Jai didn't hear her words. He was staring at her hands—unlined, healthy, and moving with the grace of a woman who hadn't yet been hollowed out by her son's disgrace. He reached out, his fingers trembling, and touched her wrist. She was warm. She was real.

"Maa... what day is it?"

She laughed, a sound that made his heart ache. "It's Tuesday, Jai. The 14th of July. Your final audition for the Apex Films project is tomorrow. Have you forgotten? Your father has been grumbling all morning about how you're chasing shadows instead of finishing your degree."

July 14th.

Jai felt the world tilt. This was the day it all began. In twenty-four hours, he would walk into a glass-walled office in South Delhi, deliver a monologue that would go viral, and sign the contract that would eventually destroy his soul. This was the moment before the "Brat of the North" was born. He was twenty-one years old again.

"Drink your tea," his mother said, patting his cheek before leaving the room. "Your father is in the study. Don't make noise; he's grading papers."

Jai sat up, his head spinning. He looked at the bedside table. Next to the tea sat a script—heavy, bound in a cheap plastic folder. The title was embossed in bold letters: *'SULTAN OF THE STREETS'*. It was the film that had made him a superstar and a monster.

He picked it up. His hands were smooth, free of the expensive rings he used to wear. He walked over to the cracked mirror hanging on the wall. The man staring back was Jai, but not the Jai who had conquered London or won awards in Hollywood. This was a Jai with fire in his eyes and a hunger that hadn't yet turned into greed. He looked innocent.

A sudden surge of nausea hit him. He remembered the arrogance that would follow. He remembered how, after signing this script, he would stop visiting Mandi House. He would stop calling his theater guru. He would eventually stop being a son.

"One more chance," he whispered to his reflection, the words he had prayed as he fell into the abyss. "You asked for it."

He walked out of his room and into the small living area. The house was filled with the familiar, comforting scent of old books and incense. At the far end, in a nook filled with floor-to-ceiling bookshelves, sat a man with white hair and thick glasses, meticulously marking a stack of exam papers.

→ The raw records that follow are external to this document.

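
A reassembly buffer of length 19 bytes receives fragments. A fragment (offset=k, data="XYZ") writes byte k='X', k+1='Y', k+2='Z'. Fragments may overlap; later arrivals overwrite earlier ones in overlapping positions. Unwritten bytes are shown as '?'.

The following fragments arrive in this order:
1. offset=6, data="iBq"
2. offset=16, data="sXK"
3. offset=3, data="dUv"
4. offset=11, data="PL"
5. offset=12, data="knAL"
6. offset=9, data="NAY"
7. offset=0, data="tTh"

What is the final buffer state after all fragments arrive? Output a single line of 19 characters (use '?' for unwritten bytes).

Answer: tThdUviBqNAYknALsXK

Derivation:
Fragment 1: offset=6 data="iBq" -> buffer=??????iBq??????????
Fragment 2: offset=16 data="sXK" -> buffer=??????iBq???????sXK
Fragment 3: offset=3 data="dUv" -> buffer=???dUviBq???????sXK
Fragment 4: offset=11 data="PL" -> buffer=???dUviBq??PL???sXK
Fragment 5: offset=12 data="knAL" -> buffer=???dUviBq??PknALsXK
Fragment 6: offset=9 data="NAY" -> buffer=???dUviBqNAYknALsXK
Fragment 7: offset=0 data="tTh" -> buffer=tThdUviBqNAYknALsXK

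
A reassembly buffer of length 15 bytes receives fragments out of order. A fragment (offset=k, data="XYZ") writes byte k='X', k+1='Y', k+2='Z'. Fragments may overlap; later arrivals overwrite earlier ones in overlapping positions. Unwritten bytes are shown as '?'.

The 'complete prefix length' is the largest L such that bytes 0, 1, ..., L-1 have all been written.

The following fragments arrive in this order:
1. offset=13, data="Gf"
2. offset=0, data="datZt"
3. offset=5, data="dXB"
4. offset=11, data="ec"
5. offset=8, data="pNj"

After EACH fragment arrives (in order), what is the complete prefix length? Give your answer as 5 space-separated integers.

Fragment 1: offset=13 data="Gf" -> buffer=?????????????Gf -> prefix_len=0
Fragment 2: offset=0 data="datZt" -> buffer=datZt????????Gf -> prefix_len=5
Fragment 3: offset=5 data="dXB" -> buffer=datZtdXB?????Gf -> prefix_len=8
Fragment 4: offset=11 data="ec" -> buffer=datZtdXB???ecGf -> prefix_len=8
Fragment 5: offset=8 data="pNj" -> buffer=datZtdXBpNjecGf -> prefix_len=15

Answer: 0 5 8 8 15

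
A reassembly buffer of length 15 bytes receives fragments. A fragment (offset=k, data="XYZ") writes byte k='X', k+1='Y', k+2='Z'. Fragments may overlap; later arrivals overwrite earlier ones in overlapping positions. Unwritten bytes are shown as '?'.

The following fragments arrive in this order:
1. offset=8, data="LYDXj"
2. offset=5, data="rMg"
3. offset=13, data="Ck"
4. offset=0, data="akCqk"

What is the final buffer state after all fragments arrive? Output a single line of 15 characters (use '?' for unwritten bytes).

Fragment 1: offset=8 data="LYDXj" -> buffer=????????LYDXj??
Fragment 2: offset=5 data="rMg" -> buffer=?????rMgLYDXj??
Fragment 3: offset=13 data="Ck" -> buffer=?????rMgLYDXjCk
Fragment 4: offset=0 data="akCqk" -> buffer=akCqkrMgLYDXjCk

Answer: akCqkrMgLYDXjCk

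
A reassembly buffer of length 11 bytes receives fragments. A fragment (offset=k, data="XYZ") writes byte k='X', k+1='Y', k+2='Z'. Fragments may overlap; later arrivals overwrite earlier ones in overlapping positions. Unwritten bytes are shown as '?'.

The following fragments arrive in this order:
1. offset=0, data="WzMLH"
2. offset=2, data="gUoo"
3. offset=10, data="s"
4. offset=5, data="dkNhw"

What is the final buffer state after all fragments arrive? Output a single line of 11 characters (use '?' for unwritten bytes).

Answer: WzgUodkNhws

Derivation:
Fragment 1: offset=0 data="WzMLH" -> buffer=WzMLH??????
Fragment 2: offset=2 data="gUoo" -> buffer=WzgUoo?????
Fragment 3: offset=10 data="s" -> buffer=WzgUoo????s
Fragment 4: offset=5 data="dkNhw" -> buffer=WzgUodkNhws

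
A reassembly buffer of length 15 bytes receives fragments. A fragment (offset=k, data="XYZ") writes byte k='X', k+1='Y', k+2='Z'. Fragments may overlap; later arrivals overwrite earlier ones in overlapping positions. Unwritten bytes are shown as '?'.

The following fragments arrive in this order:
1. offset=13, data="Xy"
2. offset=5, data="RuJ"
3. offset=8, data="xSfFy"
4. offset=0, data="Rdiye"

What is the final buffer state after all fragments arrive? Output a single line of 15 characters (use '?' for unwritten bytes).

Fragment 1: offset=13 data="Xy" -> buffer=?????????????Xy
Fragment 2: offset=5 data="RuJ" -> buffer=?????RuJ?????Xy
Fragment 3: offset=8 data="xSfFy" -> buffer=?????RuJxSfFyXy
Fragment 4: offset=0 data="Rdiye" -> buffer=RdiyeRuJxSfFyXy

Answer: RdiyeRuJxSfFyXy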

Professor Ishwar Vardhan. The man Jai had killed with shame.

Jai's legs felt like lead as he approached. He stood at the edge of the study, his breath hitching. His father didn't look up, his red pen moving across the paper with academic precision.

"If you've come to ask for more petrol money, the answer is no," his father said, his voice deep and stern, yet lacking the coldness Jai remembered from their last encounter. "A theater actor should learn to walk. It builds character."

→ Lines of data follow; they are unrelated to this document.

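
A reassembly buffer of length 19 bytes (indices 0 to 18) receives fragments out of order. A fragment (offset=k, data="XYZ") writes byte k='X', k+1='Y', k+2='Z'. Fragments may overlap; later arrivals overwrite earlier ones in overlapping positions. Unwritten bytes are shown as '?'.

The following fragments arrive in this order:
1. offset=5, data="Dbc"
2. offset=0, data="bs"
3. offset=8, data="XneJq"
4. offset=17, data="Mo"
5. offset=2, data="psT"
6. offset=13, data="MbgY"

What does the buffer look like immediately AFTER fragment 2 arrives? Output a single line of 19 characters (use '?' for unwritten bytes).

Answer: bs???Dbc???????????

Derivation:
Fragment 1: offset=5 data="Dbc" -> buffer=?????Dbc???????????
Fragment 2: offset=0 data="bs" -> buffer=bs???Dbc???????????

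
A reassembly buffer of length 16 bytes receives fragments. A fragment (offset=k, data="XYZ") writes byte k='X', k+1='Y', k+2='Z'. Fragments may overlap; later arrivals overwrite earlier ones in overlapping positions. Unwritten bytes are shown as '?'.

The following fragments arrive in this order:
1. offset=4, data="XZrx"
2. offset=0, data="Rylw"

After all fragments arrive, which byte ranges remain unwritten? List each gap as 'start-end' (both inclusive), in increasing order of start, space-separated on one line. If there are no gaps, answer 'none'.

Answer: 8-15

Derivation:
Fragment 1: offset=4 len=4
Fragment 2: offset=0 len=4
Gaps: 8-15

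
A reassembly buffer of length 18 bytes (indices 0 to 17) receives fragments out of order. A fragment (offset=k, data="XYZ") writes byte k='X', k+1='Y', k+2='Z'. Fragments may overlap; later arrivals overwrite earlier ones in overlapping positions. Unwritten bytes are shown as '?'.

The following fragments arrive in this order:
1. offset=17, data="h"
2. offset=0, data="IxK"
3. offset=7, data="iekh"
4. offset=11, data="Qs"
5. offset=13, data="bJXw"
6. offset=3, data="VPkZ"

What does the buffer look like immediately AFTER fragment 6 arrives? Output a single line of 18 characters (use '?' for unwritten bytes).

Fragment 1: offset=17 data="h" -> buffer=?????????????????h
Fragment 2: offset=0 data="IxK" -> buffer=IxK??????????????h
Fragment 3: offset=7 data="iekh" -> buffer=IxK????iekh??????h
Fragment 4: offset=11 data="Qs" -> buffer=IxK????iekhQs????h
Fragment 5: offset=13 data="bJXw" -> buffer=IxK????iekhQsbJXwh
Fragment 6: offset=3 data="VPkZ" -> buffer=IxKVPkZiekhQsbJXwh

Answer: IxKVPkZiekhQsbJXwh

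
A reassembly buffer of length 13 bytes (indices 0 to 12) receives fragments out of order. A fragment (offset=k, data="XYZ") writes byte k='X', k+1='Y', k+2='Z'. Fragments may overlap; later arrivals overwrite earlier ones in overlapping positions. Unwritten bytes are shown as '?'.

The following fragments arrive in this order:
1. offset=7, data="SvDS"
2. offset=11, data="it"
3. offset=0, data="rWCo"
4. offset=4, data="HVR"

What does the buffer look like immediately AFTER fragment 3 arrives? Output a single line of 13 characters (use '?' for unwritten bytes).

Fragment 1: offset=7 data="SvDS" -> buffer=???????SvDS??
Fragment 2: offset=11 data="it" -> buffer=???????SvDSit
Fragment 3: offset=0 data="rWCo" -> buffer=rWCo???SvDSit

Answer: rWCo???SvDSit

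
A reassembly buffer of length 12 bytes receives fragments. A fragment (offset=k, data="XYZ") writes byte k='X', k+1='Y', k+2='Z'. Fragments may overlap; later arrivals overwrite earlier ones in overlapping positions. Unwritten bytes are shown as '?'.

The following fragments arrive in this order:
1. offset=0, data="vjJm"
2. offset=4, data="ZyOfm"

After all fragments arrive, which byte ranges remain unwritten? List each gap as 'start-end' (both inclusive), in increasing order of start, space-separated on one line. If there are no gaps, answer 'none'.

Answer: 9-11

Derivation:
Fragment 1: offset=0 len=4
Fragment 2: offset=4 len=5
Gaps: 9-11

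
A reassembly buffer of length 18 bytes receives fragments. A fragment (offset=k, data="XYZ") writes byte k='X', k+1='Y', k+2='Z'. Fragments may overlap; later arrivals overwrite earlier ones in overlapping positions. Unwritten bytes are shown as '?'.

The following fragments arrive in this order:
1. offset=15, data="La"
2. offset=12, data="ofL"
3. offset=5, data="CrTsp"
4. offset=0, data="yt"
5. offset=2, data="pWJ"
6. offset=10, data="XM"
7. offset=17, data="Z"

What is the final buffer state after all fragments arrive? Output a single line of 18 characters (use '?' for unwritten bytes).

Answer: ytpWJCrTspXMofLLaZ

Derivation:
Fragment 1: offset=15 data="La" -> buffer=???????????????La?
Fragment 2: offset=12 data="ofL" -> buffer=????????????ofLLa?
Fragment 3: offset=5 data="CrTsp" -> buffer=?????CrTsp??ofLLa?
Fragment 4: offset=0 data="yt" -> buffer=yt???CrTsp??ofLLa?
Fragment 5: offset=2 data="pWJ" -> buffer=ytpWJCrTsp??ofLLa?
Fragment 6: offset=10 data="XM" -> buffer=ytpWJCrTspXMofLLa?
Fragment 7: offset=17 data="Z" -> buffer=ytpWJCrTspXMofLLaZ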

Jai didn't ask for money. Instead, he did something he hadn't done since he was a child. He walked forward and knelt, touching his father's feet in a traditional pranam.

The red pen stopped mid-stroke. The Professor froze, then slowly looked down over the rim of his glasses. The silence in the room became heavy.

"What is this?" Ishwar asked, his voice suspicious but softened by confusion. "Did you break something? Or have you finally realized that your Shakespeare won't pay the electricity bill?"

"I just..." Jai struggled to keep his voice steady, his forehead still resting against his father's worn leather sandals. "I just realized I haven't been a very good son, Papa. I'm sorry."

The Professor was silent for a long time. He sighed, a sound of weary affection, and placed a hand on Jai's head. "It's the audition nerves talking. Go. Wash your face. Your friend—that noisy boy, Kabir—has been honking his scooter outside for ten minutes."

Jai stood up, his vision blurred by tears he refused to let fall. He turned toward the door as a loud, aggressive honk echoed from the street below.

Kabir. His best friend, his former manager, and the man Jai had eventually fired in a fit of drug-fueled rage. Kabir was waiting for him.

Jai looked back at the script on the table, then at his father, and finally at his own trembling hands. The "retake" had begun. Tomorrow, he was supposed to become a star.

But as Jai stepped out into the chaotic, vibrant heat of the Delhi streets, he knew one thing for certain.

He wasn't going to play the villain this time.